August 30–November 29
70 miles from Atlanta
What it is: When prospective students tour UGA’s campus, they are paraded past Sanford Stadium and told, “This is the largest classroom on campus; other schools come here and we teach them how to play football.” But for many, Georgia football is more akin to religion than education. They flock to Athens in dresses and blazers, and start to tailgate at dawn. By kickoff, 92,746 people make a sea of red and black, collectively chanting, woofing, and cheering for the Dawgs. The experience can verge on spiritual, what with the camaraderie, the passion, and the whiskey. georgiadogs.com
Why I go: “Going back to campus and walking through and stopping by the tailgates brings back all the memories of when I graduated from the University of Georgia some forty-eight years ago. That’s how long I’ve been a season ticket holder. It’s a special weekend.” —U.S. Senator Johnny Isakson (R-GA)

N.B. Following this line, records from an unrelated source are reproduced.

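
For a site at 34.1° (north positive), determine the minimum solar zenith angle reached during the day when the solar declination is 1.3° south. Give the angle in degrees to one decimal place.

35.4°

At local solar noon the hour angle is zero, so the zenith angle is |φ − δ| = |34.1° − (-1.3°)| = 35.4°.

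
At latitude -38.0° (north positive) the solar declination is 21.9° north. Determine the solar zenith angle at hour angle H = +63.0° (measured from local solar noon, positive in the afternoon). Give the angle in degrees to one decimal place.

cos θ_z = sin(-38.0°) sin(21.9°) + cos(-38.0°) cos(21.9°) cos(63.00°) = -0.2296 + 0.3319 = 0.1023.
θ_z = arccos(0.1023) = 84.13°.

84.1°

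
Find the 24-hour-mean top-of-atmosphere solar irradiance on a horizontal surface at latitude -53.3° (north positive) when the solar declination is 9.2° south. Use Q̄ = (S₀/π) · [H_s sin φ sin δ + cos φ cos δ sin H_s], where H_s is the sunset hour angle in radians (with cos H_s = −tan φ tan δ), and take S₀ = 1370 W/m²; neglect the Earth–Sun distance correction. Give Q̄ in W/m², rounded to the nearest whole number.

351 W/m²

The sunset hour angle satisfies cos H_s = −tan φ tan δ = -0.2173, giving H_s = 102.55°. In radians, H_s = 1.7898.
H_s sin φ sin δ = 1.7898 × -0.8018 × -0.1599 = 0.2295.
cos φ cos δ sin H_s = 0.5976 × 0.9871 × 0.9761 = 0.5758.
Q̄ = (1370/π) × (0.2295 + 0.5758) = 436.08 × 0.8053 = 351.18 W/m².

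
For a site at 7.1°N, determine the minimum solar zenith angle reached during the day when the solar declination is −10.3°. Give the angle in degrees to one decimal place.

At local solar noon the hour angle is zero, so the zenith angle is |φ − δ| = |7.1° − (-10.3°)| = 17.4°.

17.4°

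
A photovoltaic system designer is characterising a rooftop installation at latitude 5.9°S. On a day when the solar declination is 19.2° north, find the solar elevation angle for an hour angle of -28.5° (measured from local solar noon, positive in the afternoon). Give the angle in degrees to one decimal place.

With φ = -5.9°, δ = 19.2°, H = -28.50°: sin φ sin δ = -0.0338, cos φ cos δ cos H = 0.8255, so cos θ_z = 0.7917.
θ_z = arccos(0.7917) = 37.66°, so the elevation is 90° − 37.66° = 52.34°.

52.3°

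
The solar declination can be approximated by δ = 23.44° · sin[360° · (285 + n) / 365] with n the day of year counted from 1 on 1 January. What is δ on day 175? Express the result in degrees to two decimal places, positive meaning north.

360 × (285 + 175) / 365 = 453.699°; sin(453.699°) = 0.9979.
δ = 23.44 × 0.9979 = 23.391° ≈ +23.39°.

+23.39°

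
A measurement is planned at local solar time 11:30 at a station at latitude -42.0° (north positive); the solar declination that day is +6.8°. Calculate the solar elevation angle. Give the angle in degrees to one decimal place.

40.7°

Hour angle H = 15° × (11.5 − 12) = -7.50°.
With φ = -42.0°, δ = 6.8°, H = -7.50°: sin φ sin δ = -0.0792, cos φ cos δ cos H = 0.7316, so cos θ_z = 0.6524.
θ_z = arccos(0.6524) = 49.28°, so the elevation is 90° − 49.28° = 40.72°.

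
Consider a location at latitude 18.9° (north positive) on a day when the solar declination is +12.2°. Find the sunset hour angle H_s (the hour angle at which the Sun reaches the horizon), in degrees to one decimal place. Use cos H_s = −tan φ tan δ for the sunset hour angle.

94.2°

The sunset hour angle satisfies cos H_s = −tan φ tan δ = -0.0740, giving H_s = 94.24°.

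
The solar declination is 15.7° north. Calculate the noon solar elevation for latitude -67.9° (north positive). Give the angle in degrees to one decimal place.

6.4°

At local solar noon the hour angle is zero, so the elevation is 90° − |φ − δ| = 90° − |-67.9° − (15.7°)| = 90° − 83.6° = 6.4°.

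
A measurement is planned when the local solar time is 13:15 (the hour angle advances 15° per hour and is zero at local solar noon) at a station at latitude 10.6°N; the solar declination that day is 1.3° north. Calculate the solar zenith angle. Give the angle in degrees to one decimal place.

Hour angle H = 15° × (13.25 − 12) = 18.75°.
cos θ_z = sin(10.6°) sin(1.3°) + cos(10.6°) cos(1.3°) cos(18.75°) = 0.0042 + 0.9305 = 0.9347.
θ_z = arccos(0.9347) = 20.82°.

20.8°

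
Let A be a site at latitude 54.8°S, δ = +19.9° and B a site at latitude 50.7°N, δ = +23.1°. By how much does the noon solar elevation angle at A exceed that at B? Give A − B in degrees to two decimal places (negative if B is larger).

A: 90° − |-54.8 − (19.9)| = 15.30°.
B: 90° − |50.7 − (23.1)| = 62.40°.
A − B = 15.30 − 62.40 = -47.10°.

-47.10°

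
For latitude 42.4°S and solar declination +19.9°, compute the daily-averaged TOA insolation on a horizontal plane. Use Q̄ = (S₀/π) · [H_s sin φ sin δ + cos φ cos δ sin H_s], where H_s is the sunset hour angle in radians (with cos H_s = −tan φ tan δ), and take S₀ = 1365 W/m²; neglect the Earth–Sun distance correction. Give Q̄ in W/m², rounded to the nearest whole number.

162 W/m²

The sunset hour angle satisfies cos H_s = −tan φ tan δ = 0.3305, giving H_s = 70.70°. In radians, H_s = 1.2339.
H_s sin φ sin δ = 1.2339 × -0.6743 × 0.3404 = -0.2832.
cos φ cos δ sin H_s = 0.7385 × 0.9403 × 0.9438 = 0.6554.
Q̄ = (1365/π) × (-0.2832 + 0.6554) = 434.49 × 0.3722 = 161.72 W/m².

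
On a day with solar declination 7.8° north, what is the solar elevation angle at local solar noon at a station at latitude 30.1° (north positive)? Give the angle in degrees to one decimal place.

At local solar noon the hour angle is zero, so the elevation is 90° − |φ − δ| = 90° − |30.1° − (7.8°)| = 90° − 22.3° = 67.7°.

67.7°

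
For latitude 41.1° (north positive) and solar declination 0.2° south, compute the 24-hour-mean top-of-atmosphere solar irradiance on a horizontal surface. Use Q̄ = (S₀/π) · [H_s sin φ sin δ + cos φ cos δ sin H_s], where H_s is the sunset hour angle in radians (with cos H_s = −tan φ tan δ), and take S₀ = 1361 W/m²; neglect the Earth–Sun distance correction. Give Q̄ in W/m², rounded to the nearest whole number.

−tan φ tan δ = −(0.8724)(-0.0035) = 0.0031; H_s = arccos(0.0031) = 89.82°. In radians, H_s = 1.5677.
H_s sin φ sin δ = 1.5677 × 0.6574 × -0.0035 = -0.0036.
cos φ cos δ sin H_s = 0.7536 × 1.0000 × 1.0000 = 0.7536.
Q̄ = (1361/π) × (-0.0036 + 0.7536) = 433.22 × 0.7500 = 324.92 W/m².

325 W/m²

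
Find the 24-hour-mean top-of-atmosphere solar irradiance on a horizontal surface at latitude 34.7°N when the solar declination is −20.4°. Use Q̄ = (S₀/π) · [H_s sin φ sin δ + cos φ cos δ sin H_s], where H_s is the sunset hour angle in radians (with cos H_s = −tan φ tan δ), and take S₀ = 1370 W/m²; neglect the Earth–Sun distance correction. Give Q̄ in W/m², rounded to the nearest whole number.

211 W/m²

cos H_s = −tan(34.7°) · tan(-20.4°) = 0.2575, so H_s = arccos(0.2575) = 75.08°. In radians, H_s = 1.3104.
H_s sin φ sin δ = 1.3104 × 0.5693 × -0.3486 = -0.2601.
cos φ cos δ sin H_s = 0.8221 × 0.9373 × 0.9663 = 0.7446.
Q̄ = (1370/π) × (-0.2601 + 0.7446) = 436.08 × 0.4845 = 211.28 W/m².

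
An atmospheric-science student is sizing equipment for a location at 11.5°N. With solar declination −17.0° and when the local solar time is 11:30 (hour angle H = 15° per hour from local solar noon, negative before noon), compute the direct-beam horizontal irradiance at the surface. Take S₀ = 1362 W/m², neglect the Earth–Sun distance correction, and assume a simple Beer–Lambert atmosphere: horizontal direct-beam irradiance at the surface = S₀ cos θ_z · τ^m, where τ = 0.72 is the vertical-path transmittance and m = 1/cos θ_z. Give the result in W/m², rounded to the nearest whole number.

Hour angle H = 15° × (11.5 − 12) = -7.50°.
cos θ_z = sin(11.5°) sin(-17.0°) + cos(11.5°) cos(-17.0°) cos(-7.50°) = -0.0583 + 0.9291 = 0.8708.
Air mass m = 1/cos θ_z = 1/0.8708 = 1.148; τ^m = 0.72^1.148 = 0.6858.
Surface direct beam = 1362 × 0.8708 × 0.6858 = 813.38 W/m².

813 W/m²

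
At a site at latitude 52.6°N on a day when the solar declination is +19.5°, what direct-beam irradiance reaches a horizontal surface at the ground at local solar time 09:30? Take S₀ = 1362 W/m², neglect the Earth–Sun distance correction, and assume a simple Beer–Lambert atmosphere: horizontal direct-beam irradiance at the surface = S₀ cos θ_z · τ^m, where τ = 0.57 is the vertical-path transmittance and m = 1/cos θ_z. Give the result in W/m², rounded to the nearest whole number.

449 W/m²

Hour angle H = 15° × (9.5 − 12) = -37.50°.
cos θ_z = sin(52.6°) sin(19.5°) + cos(52.6°) cos(19.5°) cos(-37.50°) = 0.2652 + 0.4542 = 0.7194.
Air mass m = 1/cos θ_z = 1/0.7194 = 1.390; τ^m = 0.57^1.390 = 0.4578.
Surface direct beam = 1362 × 0.7194 × 0.4578 = 448.56 W/m².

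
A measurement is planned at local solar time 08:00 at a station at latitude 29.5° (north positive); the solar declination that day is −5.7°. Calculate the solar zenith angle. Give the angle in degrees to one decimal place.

67.4°

Hour angle H = 15° × (8 − 12) = -60.00°.
With φ = 29.5°, δ = -5.7°, H = -60.00°: sin φ sin δ = -0.0489, cos φ cos δ cos H = 0.4330, so cos θ_z = 0.3841.
θ_z = arccos(0.3841) = 67.41°.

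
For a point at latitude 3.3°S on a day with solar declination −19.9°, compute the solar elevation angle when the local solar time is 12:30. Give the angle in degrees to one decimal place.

Hour angle H = 15° × (12.5 − 12) = 7.50°.
With φ = -3.3°, δ = -19.9°, H = 7.50°: sin φ sin δ = 0.0196, cos φ cos δ cos H = 0.9307, so cos θ_z = 0.9503.
θ_z = arccos(0.9503) = 18.14°, so the elevation is 90° − 18.14° = 71.86°.

71.9°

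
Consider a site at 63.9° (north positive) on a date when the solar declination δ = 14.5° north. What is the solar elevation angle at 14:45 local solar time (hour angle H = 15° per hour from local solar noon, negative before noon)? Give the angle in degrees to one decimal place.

Hour angle H = 15° × (14.75 − 12) = 41.25°.
With φ = 63.9°, δ = 14.5°, H = 41.25°: sin φ sin δ = 0.2248, cos φ cos δ cos H = 0.3202, so cos θ_z = 0.5450.
θ_z = arccos(0.5450) = 56.98°, so the elevation is 90° − 56.98° = 33.02°.

33.0°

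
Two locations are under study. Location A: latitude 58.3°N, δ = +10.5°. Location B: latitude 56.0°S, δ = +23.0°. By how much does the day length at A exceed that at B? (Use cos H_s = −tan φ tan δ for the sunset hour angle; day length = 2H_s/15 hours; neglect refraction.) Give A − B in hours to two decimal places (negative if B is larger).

A: H_s = arccos(−tan 58.3° · tan 10.5°) = 107.46°, so 2H_s/15 = 14.3280 h.
B: H_s = arccos(−tan -56.0° · tan 23.0°) = 51.00°, so 2H_s/15 = 6.8000 h.
A − B = 14.3280 − 6.8000 = 7.5280 h.

+7.53 h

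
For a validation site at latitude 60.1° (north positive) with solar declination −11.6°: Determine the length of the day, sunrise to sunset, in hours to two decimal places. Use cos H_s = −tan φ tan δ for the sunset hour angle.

cos H_s = −tan(60.1°) · tan(-11.6°) = 0.3570, so H_s = arccos(0.3570) = 69.08°.
Day length = 2 H_s / 15° h⁻¹ = 138.16° / 15 = 9.211 h.

9.21 hours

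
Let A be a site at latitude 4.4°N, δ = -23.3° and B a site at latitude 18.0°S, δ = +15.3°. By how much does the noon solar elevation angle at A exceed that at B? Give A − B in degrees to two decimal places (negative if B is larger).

A: 90° − |4.4 − (-23.3)| = 62.30°.
B: 90° − |-18.0 − (15.3)| = 56.70°.
A − B = 62.30 − 56.70 = 5.60°.

+5.60°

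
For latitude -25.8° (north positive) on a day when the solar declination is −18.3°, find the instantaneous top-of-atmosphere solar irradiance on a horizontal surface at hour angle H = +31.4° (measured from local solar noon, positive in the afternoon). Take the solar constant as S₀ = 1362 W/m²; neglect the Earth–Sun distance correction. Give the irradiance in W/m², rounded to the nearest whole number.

1180 W/m²

cos θ_z = sin(-25.8°) sin(-18.3°) + cos(-25.8°) cos(-18.3°) cos(31.40°) = 0.1367 + 0.7296 = 0.8663.
Top-of-atmosphere irradiance = S₀ cos θ_z = 1362 × 0.8663 = 1179.90 W/m².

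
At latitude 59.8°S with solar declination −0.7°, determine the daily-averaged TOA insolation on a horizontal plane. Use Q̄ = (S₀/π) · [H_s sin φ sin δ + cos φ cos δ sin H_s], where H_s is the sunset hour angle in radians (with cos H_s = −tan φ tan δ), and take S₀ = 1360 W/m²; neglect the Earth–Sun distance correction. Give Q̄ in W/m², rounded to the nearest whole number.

−tan φ tan δ = −(-1.7182)(-0.0122) = -0.0210; H_s = arccos(-0.0210) = 91.20°. In radians, H_s = 1.5917.
H_s sin φ sin δ = 1.5917 × -0.8643 × -0.0122 = 0.0168.
cos φ cos δ sin H_s = 0.5030 × 0.9999 × 0.9998 = 0.5028.
Q̄ = (1360/π) × (0.0168 + 0.5028) = 432.90 × 0.5196 = 224.93 W/m².

225 W/m²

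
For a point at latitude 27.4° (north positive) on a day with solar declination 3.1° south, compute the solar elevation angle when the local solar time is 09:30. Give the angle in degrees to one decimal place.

42.7°

Hour angle H = 15° × (9.5 − 12) = -37.50°.
cos θ_z = sin(27.4°) sin(-3.1°) + cos(27.4°) cos(-3.1°) cos(-37.50°) = -0.0249 + 0.7033 = 0.6784.
θ_z = arccos(0.6784) = 47.28°, so the elevation is 90° − 47.28° = 42.72°.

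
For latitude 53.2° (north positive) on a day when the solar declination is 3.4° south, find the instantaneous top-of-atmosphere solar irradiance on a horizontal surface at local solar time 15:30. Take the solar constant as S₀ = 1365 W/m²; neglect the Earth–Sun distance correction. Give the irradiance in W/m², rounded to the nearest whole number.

432 W/m²

Hour angle H = 15° × (15.5 − 12) = 52.50°.
With φ = 53.2°, δ = -3.4°, H = 52.50°: sin φ sin δ = -0.0475, cos φ cos δ cos H = 0.3640, so cos θ_z = 0.3165.
Top-of-atmosphere irradiance = S₀ cos θ_z = 1365 × 0.3165 = 432.02 W/m².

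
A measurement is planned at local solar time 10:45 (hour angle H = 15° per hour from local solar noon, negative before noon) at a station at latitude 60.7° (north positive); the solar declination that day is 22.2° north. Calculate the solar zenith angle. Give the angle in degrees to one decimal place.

40.7°

Hour angle H = 15° × (10.75 − 12) = -18.75°.
cos θ_z = sin φ sin δ + cos φ cos δ cos H = (0.8721)(0.3778) + (0.4894)(0.9259)(0.9469) = 0.7586.
θ_z = arccos(0.7586) = 40.66°.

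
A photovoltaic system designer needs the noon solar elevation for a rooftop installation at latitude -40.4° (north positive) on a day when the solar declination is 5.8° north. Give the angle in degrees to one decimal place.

43.8°

At local solar noon the hour angle is zero, so the elevation is 90° − |φ − δ| = 90° − |-40.4° − (5.8°)| = 90° − 46.2° = 43.8°.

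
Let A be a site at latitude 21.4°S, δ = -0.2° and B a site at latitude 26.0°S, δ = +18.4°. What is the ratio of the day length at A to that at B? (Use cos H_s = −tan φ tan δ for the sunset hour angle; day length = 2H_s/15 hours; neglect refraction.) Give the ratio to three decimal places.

A: H_s = arccos(−tan -21.4° · tan -0.2°) = 90.08°, so 2H_s/15 = 12.0107 h.
B: H_s = arccos(−tan -26.0° · tan 18.4°) = 80.66°, so 2H_s/15 = 10.7547 h.
Ratio A/B = 12.0107 / 10.7547 = 1.1168.

1.117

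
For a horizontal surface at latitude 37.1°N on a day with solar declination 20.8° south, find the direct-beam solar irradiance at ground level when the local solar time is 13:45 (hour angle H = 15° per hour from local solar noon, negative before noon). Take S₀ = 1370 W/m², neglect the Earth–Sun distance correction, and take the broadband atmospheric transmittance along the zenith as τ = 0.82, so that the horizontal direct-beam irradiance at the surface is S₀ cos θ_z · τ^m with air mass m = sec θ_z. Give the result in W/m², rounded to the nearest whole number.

402 W/m²

Hour angle H = 15° × (13.75 − 12) = 26.25°.
With φ = 37.1°, δ = -20.8°, H = 26.25°: sin φ sin δ = -0.2142, cos φ cos δ cos H = 0.6687, so cos θ_z = 0.4545.
Air mass m = 1/cos θ_z = 1/0.4545 = 2.200; τ^m = 0.82^2.200 = 0.6462.
Surface direct beam = 1370 × 0.4545 × 0.6462 = 402.37 W/m².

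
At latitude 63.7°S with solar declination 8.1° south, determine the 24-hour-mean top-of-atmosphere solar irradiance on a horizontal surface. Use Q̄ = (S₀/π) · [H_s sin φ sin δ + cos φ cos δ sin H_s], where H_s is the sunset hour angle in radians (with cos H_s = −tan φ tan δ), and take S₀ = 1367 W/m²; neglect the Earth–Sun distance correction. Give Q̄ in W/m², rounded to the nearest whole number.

cos H_s = −tan(-63.7°) · tan(-8.1°) = -0.2880, so H_s = arccos(-0.2880) = 106.74°. In radians, H_s = 1.8630.
H_s sin φ sin δ = 1.8630 × -0.8965 × -0.1409 = 0.2353.
cos φ cos δ sin H_s = 0.4431 × 0.9900 × 0.9576 = 0.4201.
Q̄ = (1367/π) × (0.2353 + 0.4201) = 435.13 × 0.6554 = 285.18 W/m².

285 W/m²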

Insider tips: Get to Sanford Stadium about two hours early so you can see the Dawg Walk, when the team gets off the buses and walks past the student center into the stadium. Fans in Bulldogs jerseys line both sides of the street to cheer on the players. Be in your seat five minutes before kickoff so that you can hear the lone bugler—perched in the upper deck of the south stands—play the opening notes of “The Battle Hymn of the Republic.” “The whole stadium goes quiet,” Isakson says.
Where to stay and eat: Face it: You can’t spend a game night in Athens unless you book years in advance, and postgame crowds are so thick you’ll wait hours for a table. For a first-timer, drive over for a day game. Afterward, walk to the edge of town for a beer and burger at Trappeze Pub or a pizza slice at Ted’s Most Best. Then stroll back to your car, after the worst of the gridlock.